Turkey defeated in vote for UN Security Council seat

Turkey defeated in vote for UN Security Council seat

UNITED NATIONS - Associated Press
Turkey defeated in vote for UN Security Council seat

AFP Photo

Turkey failed in its effort to join the U.N.’s most powerful body on Oct. 16, when Venezuela, New Zealand, Spain, Angola and Malaysia were elected to coveted Security Council seats.
Neither Turkey nor Spain got enough votes in the first or second ballot of the election by the General Assembly’s 193 member states. They were competing with New Zealand for two seats in their group, called "Western Europe and Others." New Zealand easily gained a seat on the first ballot, while Spain made it on the third.

The 193-member U.N. General Assembly elected Spain with 132 votes in the third round of voting against 60 votes for Turkey. 

Turkey got 72 votes in the second round against 121 for Spain. The board membership requires a minimum of 129 votes. 
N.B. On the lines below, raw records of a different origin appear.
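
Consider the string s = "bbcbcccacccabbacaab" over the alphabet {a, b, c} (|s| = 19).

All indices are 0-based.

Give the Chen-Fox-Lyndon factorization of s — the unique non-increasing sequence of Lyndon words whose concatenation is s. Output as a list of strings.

emit factor 1: 'bbcbccc' (i=0, period=7)
emit factor 2: 'accc' (i=7, period=4)
emit factor 3: 'abbac' (i=11, period=5)
emit factor 4: 'aab' (i=16, period=3)

["bbcbccc", "accc", "abbac", "aab"]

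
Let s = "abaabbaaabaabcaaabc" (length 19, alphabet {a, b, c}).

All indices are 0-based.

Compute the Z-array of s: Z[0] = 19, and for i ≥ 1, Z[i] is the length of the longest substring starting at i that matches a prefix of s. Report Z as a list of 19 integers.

Z[0]=19
i=1: outside box; Z[1]=0
i=2: outside box; Z[2]=1 scan→box=[2,3)
i=3: outside box; Z[3]=2 scan→box=[3,5)
i=4: min(r-i=1, Z[1]=0)=0; Z[4]=0
i=5: outside box; Z[5]=0
i=6: outside box; Z[6]=1 scan→box=[6,7)
i=7: outside box; Z[7]=1 scan→box=[7,8)
i=8: outside box; Z[8]=5 scan→box=[8,13)
i=9: min(r-i=4, Z[1]=0)=0; Z[9]=0
i=10: min(r-i=3, Z[2]=1)=1; Z[10]=1
i=11: min(r-i=2, Z[3]=2)=2; Z[11]=2
i=12: min(r-i=1, Z[4]=0)=0; Z[12]=0
i=13: outside box; Z[13]=0
i=14: outside box; Z[14]=1 scan→box=[14,15)
i=15: outside box; Z[15]=1 scan→box=[15,16)
i=16: outside box; Z[16]=2 scan→box=[16,18)
i=17: min(r-i=1, Z[1]=0)=0; Z[17]=0
i=18: outside box; Z[18]=0

[19, 0, 1, 2, 0, 0, 1, 1, 5, 0, 1, 2, 0, 0, 1, 1, 2, 0, 0]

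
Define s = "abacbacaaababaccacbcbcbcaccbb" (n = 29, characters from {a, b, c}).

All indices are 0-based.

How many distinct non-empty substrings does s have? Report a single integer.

sorted suffixes:
  #0 SA[0]=7  'aaababaccacbcbcbcaccbb'
  #1 SA[1]=8  'aababaccacbcbcbcaccbb'
  #2 SA[2]=9  'ababaccacbcbcbcaccbb'
  #3 SA[3]=0  'abacbacaaababaccacbcbcbcaccbb'
  #4 SA[4]=11  'abaccacbcbcbcaccbb'
  #5 SA[5]=5  'acaaababaccacbcbcbcaccbb'
  #6 SA[6]=2  'acbacaaababaccacbcbcbcaccbb'
  #7 SA[7]=16  'acbcbcbcaccbb'
  #8 SA[8]=13  'accacbcbcbcaccbb'
  #9 SA[9]=24  'accbb'
  #10 SA[10]=28  'b'
  #11 SA[11]=10  'babaccacbcbcbcaccbb'
  #12 SA[12]=4  'bacaaababaccacbcbcbcaccbb'
  #13 SA[13]=1  'bacbacaaababaccacbcbcbcaccbb'
  #14 SA[14]=12  'baccacbcbcbcaccbb'
  #15 SA[15]=27  'bb'
  #16 SA[16]=22  'bcaccbb'
  #17 SA[17]=20  'bcbcaccbb'
  #18 SA[18]=18  'bcbcbcaccbb'
  #19 SA[19]=6  'caaababaccacbcbcbcaccbb'
  #20 SA[20]=15  'cacbcbcbcaccbb'
  #21 SA[21]=23  'caccbb'
  #22 SA[22]=3  'cbacaaababaccacbcbcbcaccbb'
  #23 SA[23]=26  'cbb'
  #24 SA[24]=21  'cbcaccbb'
  #25 SA[25]=19  'cbcbcaccbb'
  #26 SA[26]=17  'cbcbcbcaccbb'
  #27 SA[27]=14  'ccacbcbcbcaccbb'
  #28 SA[28]=25  'ccbb'

SA = [7, 8, 9, 0, 11, 5, 2, 16, 13, 24, 28, 10, 4, 1, 12, 27, 22, 20, 18, 6, 15, 23, 3, 26, 21, 19, 17, 14, 25]
rank  pair      lcp
   1  s[7:],s[8:]  2  'aa'
   2  s[8:],s[9:]  1  'a'
   3  s[9:],s[0:]  3  'aba'
   4  s[0:],s[11:]  4  'abac'
   5  s[11:],s[5:]  1  'a'
   6  s[5:],s[2:]  2  'ac'
   7  s[2:],s[16:]  3  'acb'
   8  s[16:],s[13:]  2  'ac'
   9  s[13:],s[24:]  3  'acc'
  10  s[24:],s[28:]  0  ''
  11  s[28:],s[10:]  1  'b'
  12  s[10:],s[4:]  2  'ba'
  13  s[4:],s[1:]  3  'bac'
  14  s[1:],s[12:]  3  'bac'
  15  s[12:],s[27:]  1  'b'
  16  s[27:],s[22:]  1  'b'
  17  s[22:],s[20:]  2  'bc'
  18  s[20:],s[18:]  4  'bcbc'
  19  s[18:],s[6:]  0  ''
  20  s[6:],s[15:]  2  'ca'
  21  s[15:],s[23:]  3  'cac'
  22  s[23:],s[3:]  1  'c'
  23  s[3:],s[26:]  2  'cb'
  24  s[26:],s[21:]  2  'cb'
  25  s[21:],s[19:]  3  'cbc'
  26  s[19:],s[17:]  5  'cbcbc'
  27  s[17:],s[14:]  1  'c'
  28  s[14:],s[25:]  2  'cc'

n(n+1)/2 = 29·30/2 = 435
Σ LCP = 0 + 2 + 1 + 3 + 4 + 1 + 2 + 3 + 2 + 3 + 0 + 1 + 2 + 3 + 3 + 1 + 1 + 2 + 4 + 0 + 2 + 3 + 1 + 2 + 2 + 3 + 5 + 1 + 2 = 59
distinct = 435 − 59 = 376

376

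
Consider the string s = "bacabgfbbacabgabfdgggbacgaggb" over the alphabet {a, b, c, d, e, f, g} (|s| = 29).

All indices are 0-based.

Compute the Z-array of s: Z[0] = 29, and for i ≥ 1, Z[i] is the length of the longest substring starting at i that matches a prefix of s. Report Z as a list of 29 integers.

Z[0]=29
i=1: i≥r, start 0; Z[1]=0
i=2: i≥r, start 0; Z[2]=0
i=3: i≥r, start 0; Z[3]=0
i=4: i≥r, start 0; Z[4]=1 grow→box=[4,5)
i=5: i≥r, start 0; Z[5]=0
i=6: i≥r, start 0; Z[6]=0
i=7: i≥r, start 0; Z[7]=1 grow→box=[7,8)
i=8: i≥r, start 0; Z[8]=6 grow→box=[8,14)
i=9: min(r-i=5, Z[1]=0)=0; Z[9]=0
i=10: min(r-i=4, Z[2]=0)=0; Z[10]=0
i=11: min(r-i=3, Z[3]=0)=0; Z[11]=0
i=12: min(r-i=2, Z[4]=1)=1; Z[12]=1
i=13: min(r-i=1, Z[5]=0)=0; Z[13]=0
i=14: i≥r, start 0; Z[14]=0
i=15: i≥r, start 0; Z[15]=1 grow→box=[15,16)
i=16: i≥r, start 0; Z[16]=0
i=17: i≥r, start 0; Z[17]=0
i=18: i≥r, start 0; Z[18]=0
i=19: i≥r, start 0; Z[19]=0
i=20: i≥r, start 0; Z[20]=0
i=21: i≥r, start 0; Z[21]=3 grow→box=[21,24)
i=22: min(r-i=2, Z[1]=0)=0; Z[22]=0
i=23: min(r-i=1, Z[2]=0)=0; Z[23]=0
i=24: i≥r, start 0; Z[24]=0
i=25: i≥r, start 0; Z[25]=0
i=26: i≥r, start 0; Z[26]=0
i=27: i≥r, start 0; Z[27]=0
i=28: i≥r, start 0; Z[28]=1 grow→box=[28,29)

[29, 0, 0, 0, 1, 0, 0, 1, 6, 0, 0, 0, 1, 0, 0, 1, 0, 0, 0, 0, 0, 3, 0, 0, 0, 0, 0, 0, 1]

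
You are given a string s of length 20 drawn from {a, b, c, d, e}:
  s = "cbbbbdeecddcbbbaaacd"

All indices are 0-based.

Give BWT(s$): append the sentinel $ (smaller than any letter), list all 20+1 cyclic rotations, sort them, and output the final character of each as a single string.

dbaabbccbbbd$aecdcbed

rank  rotation               last
    0  $cbbbbdeecddcbbbaaacd  d
    1  aaacd$cbbbbdeecddcbbb  b
    2  aacd$cbbbbdeecddcbbba  a
    3  acd$cbbbbdeecddcbbbaa  a
    4  baaacd$cbbbbdeecddcbb  b
    5  bbaaacd$cbbbbdeecddcb  b
    6  bbbaaacd$cbbbbdeecddc  c
    7  bbbbdeecddcbbbaaacd$c  c
    8  bbbdeecddcbbbaaacd$cb  b
    9  bbdeecddcbbbaaacd$cbb  b
   10  bdeecddcbbbaaacd$cbbb  b
   11  cbbbaaacd$cbbbbdeecdd  d
   12  cbbbbdeecddcbbbaaacd$  $
   13  cd$cbbbbdeecddcbbbaaa  a
   14  cddcbbbaaacd$cbbbbdee  e
   15  d$cbbbbdeecddcbbbaaac  c
   16  dcbbbaaacd$cbbbbdeecd  d
   17  ddcbbbaaacd$cbbbbdeec  c
   18  deecddcbbbaaacd$cbbbb  b
   19  ecddcbbbaaacd$cbbbbde  e
   20  eecddcbbbaaacd$cbbbbd  d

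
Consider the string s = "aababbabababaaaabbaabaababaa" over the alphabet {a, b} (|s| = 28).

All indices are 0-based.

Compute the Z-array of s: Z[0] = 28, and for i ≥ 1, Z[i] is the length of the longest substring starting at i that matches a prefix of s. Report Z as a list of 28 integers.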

Venezuela won 181 votes in its favor, Malaysia won 187 votes, Angola won 190 votes and New Zealand won 145 votes.  
Special attention had been on Turkey as it is under growing pressure to do more about the war in Syria pushing up against its border. Turkey lobbied heavily for a council seat, with its foreign minister hosting a party at the iconic Waldorf Astoria hotel the night before the vote.
The Turkish mission to the U.N. was not available for immediate comment.
The five winners will join the Security Council on Jan. 1 and serve through 2016 as non-veto-wielding members. The five will replace Argentina, Australia, Luxembourg, South Korea and Rwanda.
Venezuela’s socialist government was unopposed for the single seat allocated to Latin America and the Caribbean. Angola was the only candidate for an African seat, and Malaysia had no opposition for an Asian seat.
With Venezuela’s victory, Russia and China will likely gain an ally on some key international issues that have put them at odds with the three Western permanent members - the U.S., Britain and France. Venezuelan President Nicolas Maduro has close ties with Syria’s President Bashar Assad and Iran and has strongly supported Russia in the Ukraine crisis.
In Caracas, a jubilant Maduro appeared on television shortly after the General Assembly vote and led his cabinet in an extended round of applause. He said the win showed the support the "entire world" has for the late President Hugo Chavez’s vision.
Venezuela’s foreign minister, Rafael Ramirez, said the win came despite a "malign campaign against our country."
The victory comes on the heels of a report from another U.N. body condemning Venezuela for taking political prisoners during a crackdown on anti-government street protests this spring.
The United States, which publicly opposed Venezuela’s last attempt to join the council in 2006, did not do so this time and would not discuss how it voted Thursday. Ten countries abstained in that vote.
"Unfortunately, Venezuela’s conduct at the U.N. has run counter to the spirit of the U.N. Charter, and its violations of human rights at home are at odds with the Charter’s letter," U.S. Ambassador Samantha Power said in a statement shortly after the vote. "The United States will continue to call upon the government of Venezuela to respect the fundamental freedoms and universal human rights of its people."
Venezuela’s two-year term will give the country a high-profile arena for fiery rhetoric - much of it likely from Chavez’s daughter, Maria Gabriela Chavez, who was recently named deputy ambassador to the U.N.
Rights observers expressed concern at some of the newly elected council members.
"The Security Council’s new membership could prove more problematic on human rights issues, with several generally rights-friendly countries leaving and others coming on board with poor voting records," Philippe Bolopion, the U.N. director of Human Rights Watch, said in a statement. "This is particularly true of Venezuela, which has consistently challenged protection efforts at the (U.N.) Human Rights Council, but also of Angola and Malaysia, which need to demonstrate a more human rights-oriented approach in New York than they did in Geneva."
The countries’ foreign ministers have been in town lobbying hard for support, with splashy banquets and other events. The ballots are secret, and to win, each country had to obtain support of two-thirds of all General Assembly members present, or a minimum of 129 votes if all 193 members participate.
New Zealand’s foreign minister, Murray McCully, said his country was "obviously touched" to receive such strong support, with 145 votes.